UKPLab / sentence-transformers

State-of-the-Art Text Embeddings
https://www.sbert.net
Apache License 2.0
15.35k stars 2.48k forks source link

Question: Does MultipleNegativesRankingLoss accepts both pairs and triplets in the dataset? #2681

Open bely66 opened 5 months ago

bely66 commented 5 months ago

For example: I have multiple datasets:

  1. Dataset with pairs (translations, summaries, qa)
  2. Dataset with triplets (duplicated and non-duplicate questions, NLI (entailing, contradiction sentences), (relevant, irrelevant questions))

Now I want to concatenate these datasets to train my model, is there a way to do that where I have, pairs and triplets in the same dataset and how to do that

tomaarsen commented 5 months ago

Hello!

There's kind of 2 answers to this, before v3 and after v3 (i.e., presumably after this week). In both cases, the answer is "Yes, that's possible". The example is even in the same file, just in a different branch of the codebase.

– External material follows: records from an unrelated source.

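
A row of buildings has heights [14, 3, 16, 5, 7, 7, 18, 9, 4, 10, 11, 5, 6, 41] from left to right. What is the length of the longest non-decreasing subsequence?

Track the smallest tail for each achievable length (allowing ties):
14 → extends → [14]
3 → replaces 14 → [3]
16 → extends → [3, 16]
5 → replaces 16 → [3, 5]
7 → extends → [3, 5, 7]
7 → extends → [3, 5, 7, 7]
18 → extends → [3, 5, 7, 7, 18]
9 → replaces 18 → [3, 5, 7, 7, 9]
4 → replaces 5 → [3, 4, 7, 7, 9]
10 → extends → [3, 4, 7, 7, 9, 10]
11 → extends → [3, 4, 7, 7, 9, 10, 11]
5 → replaces 7 → [3, 4, 5, 7, 9, 10, 11]
6 → replaces 7 → [3, 4, 5, 6, 9, 10, 11]
41 → extends → [3, 4, 5, 6, 9, 10, 11, 41]
Eight tails, so the longest non-decreasing subsequence has length 8 (e.g. 3, 5, 7, 7, 9, 10, 11, 41).

8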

pre v3 In training_multi-task.py in the master branch here: https://github.com/UKPLab/sentence-transformers/blob/master/examples/training/other/training_multi-task.py#L108 You can see how you can combine multiple dataloaders, e.g. 1 for the pairs and 1 for the triplets, or 1 for each of the datasets each (e.g. 1 for translations, one for summaries, etc.). Note that pre v3, these training objectives are used in "round robin style", so it fetches one batch from each of the dataloaders over and over until 1 of the dataloaders is empty. Then it stops fully. So, it trains with the same amount of samples from each dataloader.

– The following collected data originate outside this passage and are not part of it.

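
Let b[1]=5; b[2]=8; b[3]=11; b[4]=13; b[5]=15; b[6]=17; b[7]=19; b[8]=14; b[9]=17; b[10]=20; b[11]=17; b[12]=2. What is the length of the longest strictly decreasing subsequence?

Let dp[i] be the longest strictly decreasing subsequence ending at i:
i:      1  2  3  4  5  6  7  8  9 10 11 12
b[i]:   5  8 11 13 15 17 19 14 17 20 17  2
dp:     1  1  1  1  1  1  1  2  2  1  2  3
Maximum is 3.

3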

post v3 In training_multi-task.py in the v3.0-pre-release branch here: https://github.com/UKPLab/sentence-transformers/blob/v3.0-pre-release/examples/training/other/training_multi-task.py#L92 You can see how you can combine multiple datasets via the train_dataset, eval_dataset, and loss (although if the loss is the same between all train/eval datasets, then you can just pass the loss directly rather than a dictionary of dataset names to the same loss). By default, this uses the "Proportional" multi-dataset batch strategy, i.e., each dataset is sampled proportionally often to their size, so all data is sampled from, but not all datasets are learned from equally. You can update this by setting the multi_dataset_batch_sampler=MultiDatasetBatchSamplers.ROUND_ROBIN to get the previous behaviour.

And yes, both pairs and triplets work for MultipleNegativesRankingLoss, and the multi-task/dataset should work quite well with it.

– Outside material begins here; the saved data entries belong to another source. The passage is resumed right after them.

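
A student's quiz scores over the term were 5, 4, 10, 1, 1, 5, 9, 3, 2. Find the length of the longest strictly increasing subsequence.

3

Track the smallest tail for each achievable length (strict):
5 → extends → [5]
4 → replaces 5 → [4]
10 → extends → [4, 10]
1 → replaces 4 → [1, 10]
1 → already a tail → [1, 10]
5 → replaces 10 → [1, 5]
9 → extends → [1, 5, 9]
3 → replaces 5 → [1, 3, 9]
2 → replaces 3 → [1, 2, 9]
Three tails, so the longest strictly increasing subsequence has length 3 (e.g. 4, 5, 9).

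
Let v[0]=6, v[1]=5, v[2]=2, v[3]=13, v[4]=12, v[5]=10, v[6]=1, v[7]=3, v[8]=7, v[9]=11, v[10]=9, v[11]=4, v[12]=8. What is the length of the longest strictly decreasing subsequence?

Negate each value so 'decreasing' becomes 'increasing', then run patience tails on the negated sequence:
-6 → extends → [-6]
-5 → extends → [-6, -5]
-2 → extends → [-6, -5, -2]
-13 → replaces -6 → [-13, -5, -2]
-12 → replaces -5 → [-13, -12, -2]
-10 → replaces -2 → [-13, -12, -10]
-1 → extends → [-13, -12, -10, -1]
-3 → replaces -1 → [-13, -12, -10, -3]
-7 → replaces -3 → [-13, -12, -10, -7]
-11 → replaces -10 → [-13, -12, -11, -7]
-9 → replaces -7 → [-13, -12, -11, -9]
-4 → extends → [-13, -12, -11, -9, -4]
-8 → replaces -4 → [-13, -12, -11, -9, -8]
Five tails, so the longest strictly decreasing subsequence of the original has length 5.

5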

Whether you choose pre v3 or post v3 is up to you, but v3 should launch rather soon. The documentation of v3 is kind of hard to read for now (it's in the docs directory in the v3.0-pre-release branch on GitHub, but it's a tricky mix between markdown, HTML and reStructuredText. You can compile it yourself but that's also not very convenient). That said, this (still unreleased) blogpost might help if you want to get a head start with some text that's a bit easier to read: https://github.com/huggingface/blog/pull/2104

bely66 commented 5 months ago

@tomaarsen

Thanks a lot for the quick response I really appreciate it

Would love to contribute, any references on how to do that?